Saturday, January 20, 2018

TGIA - The Great Indian Agriculture

Agriculture in India began by 9000 BCE, yes, its that old (yet that old). With that history, India holds one of the largest fertile land pool of the world. India is 4th largest country in terms of water area with over 9.55% in-land water area. Yet, the experience and resources aren’t depicting the picture what it should and that’s what makes it The Great Indian Agriculture (TGIA).
~37% of world population is dependent on agricultural income and India only betters that number. As the largest private enterprise of country, agriculture employs over 118 million farming households in India. Over 650 million people are dependent on agricultural and allied income in the country which is larger than even population of United States, world’s 3rd most populous country.

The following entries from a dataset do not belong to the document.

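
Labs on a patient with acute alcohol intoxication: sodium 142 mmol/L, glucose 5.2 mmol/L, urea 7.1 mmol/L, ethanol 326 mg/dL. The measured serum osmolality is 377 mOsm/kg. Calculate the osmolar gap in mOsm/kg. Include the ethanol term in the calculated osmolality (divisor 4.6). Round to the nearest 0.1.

9.8 mOsm/kg

Calculated osmolality = 2·Na + glucose + urea + ethanol/4.6
= 2·142 + 5.2 + 7.1 + 326/4.6
= 284 + 5.20 + 7.10 + 70.87
= 367.17 mOsm/kg ≈ 367.2 mOsm/kg
Osmolar gap = measured − calculated = 377 − 367.2 = 9.8 mOsm/kg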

In last budget, Government of India proposed an outlay of over $28 Billion for rural, agriculture and allied sectors which is larger than national GDP of over 110 countries. The budget for this sector is ever increasing with years passing by, however it never resulted in a double digit growth for farmer’s income. In fact, it reached to 2.5% (real income growth) CAGR for the period of 2014-17. The current estimation of average agriculture income from crop cultivation for a household is around $47 per month, lesser than even minimum wages proposed in the country.
 60.4% of India’s land mass is arable and out of which 47.7% is reliably irrigated, with such annual budgetary spend and a large pool of inland water, still India’s farm productivity remains way below than global standards. That’s the reason India’s urbanization rate is expected to increase over 60% in the next 30 years.

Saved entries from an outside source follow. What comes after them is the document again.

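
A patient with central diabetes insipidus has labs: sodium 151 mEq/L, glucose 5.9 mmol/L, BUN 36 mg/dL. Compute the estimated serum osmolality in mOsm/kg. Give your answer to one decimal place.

320.8 mOsm/kg

Calculated osmolality = 2·Na + glucose + BUN/2.8
= 2·151 + 5.9 + 36/2.8
= 302 + 5.90 + 12.86
= 320.76 mOsm/kg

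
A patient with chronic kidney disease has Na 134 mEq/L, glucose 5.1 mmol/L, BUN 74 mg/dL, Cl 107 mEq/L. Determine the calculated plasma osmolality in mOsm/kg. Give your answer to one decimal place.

Calculated osmolality = 2·Na + glucose + BUN/2.8
= 2·134 + 5.1 + 74/2.8
= 268 + 5.10 + 26.43
= 299.53 mOsm/kg

299.5 mOsm/kg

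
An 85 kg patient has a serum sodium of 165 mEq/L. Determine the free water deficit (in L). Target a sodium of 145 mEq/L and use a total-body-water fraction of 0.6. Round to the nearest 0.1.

TBW = 0.6 · 85 = 51 L
Free water deficit = TBW · (Na/145 − 1)
= 51 · (165/145 − 1)
= 51 · 0.1379
= 7.03 L

7.0 L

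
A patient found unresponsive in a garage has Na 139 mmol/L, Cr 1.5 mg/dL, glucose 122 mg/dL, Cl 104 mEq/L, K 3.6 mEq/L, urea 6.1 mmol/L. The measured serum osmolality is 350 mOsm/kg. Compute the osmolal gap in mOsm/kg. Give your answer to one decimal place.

59.1 mOsm/kg

Calculated osmolality = 2·Na + glucose/18 + urea
= 2·139 + 122/18 + 6.1
= 278 + 6.78 + 6.10
= 290.88 mOsm/kg ≈ 290.9 mOsm/kg
Osmolar gap = measured − calculated = 350 − 290.9 = 59.1 mOsm/kg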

Lets understand the business of farming further more –
Demand Side
Over 194 million Indians are going hungry daily. By 2050, India is expected to have a population of 1.7 billion. So from the same or a lesser arable land we need to feed 30% more population. Just to share an example, more than 500 Million metric tons of cereals alone will be required in 2050, which is currently 260 Million metric tons.
Supply Side
With large scale of urbanization, India has already started witnessing an acute shortage in farm labor and in fact many of the farmers themselves have started leaving farming as an occupation. With growing population and climate change it is expected to have lesser arable land in 2050.

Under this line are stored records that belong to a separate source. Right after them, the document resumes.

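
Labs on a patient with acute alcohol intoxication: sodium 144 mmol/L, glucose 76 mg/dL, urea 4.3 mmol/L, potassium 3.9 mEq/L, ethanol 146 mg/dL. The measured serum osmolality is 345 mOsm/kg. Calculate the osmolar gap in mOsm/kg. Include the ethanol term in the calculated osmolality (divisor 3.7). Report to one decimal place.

9.0 mOsm/kg

Calculated osmolality = 2·Na + glucose/18 + urea + ethanol/3.7
= 2·144 + 76/18 + 4.3 + 146/3.7
= 288 + 4.22 + 4.30 + 39.46
= 335.98 mOsm/kg ≈ 336.0 mOsm/kg
Osmolar gap = measured − calculated = 345 − 336.0 = 9.0 mOsm/kg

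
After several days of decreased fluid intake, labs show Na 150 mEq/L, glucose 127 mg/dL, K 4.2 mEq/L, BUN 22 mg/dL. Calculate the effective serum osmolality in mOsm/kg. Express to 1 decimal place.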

Even with that huge divide in supply and demand, the business of farming hasn’t been an occupation to vouch for. In fact we need a double of supplies and yet not a glory picture of farming for farmers and there falls the beauty of The Great Indian Agriculture.
Lets take farm as a factory and every other input like water, sunlight, soil, seed, fertilizer, pesticide etc. as raw material. But this factory doesn’t have roof so an erratic supply of main raw material i.e. water & sunlight keeps disturbing the production. now as a factory manager we are controlling the controllable that is other inputs seed, pesticide, fertilizer to increase the production while we are running away from a one time investment of building a roof to control the water and sunlight supply.
From years we are talking about river linking projects, but the ground is yet to witness the same. The water distribution in India is very uneven and such projects are an urgent need.
“Spending INR 10 lakh on agricultural R&D can help lift 328 people out of poverty, whereas allocating the same for fertiliser or power subsidies can bring only 26 and 23 people above the poverty line.”
But are we really a R&D friendly country, think of last invention happened in India, stop, the time travel is taking you to Aryabhata for the great Zero. R&D better to be called as Risk in Development (as you put resource to develop something unknown or partially known with a huge risk of non-achievement) hasn’t been that rewarding in India.
The due impetus of state on promotion of R&D and the optimization of hard to control inputs may pave path for a greener tomorrow, the happy farmers and well nourished human being. We have all the resources and potential to do that for the world and that’s what I call The Great Indian Agriculture
Love,
Ankit
(Please excuse the grammatical errors and slight typos in stats - on the run courtesy to mobile revolution.)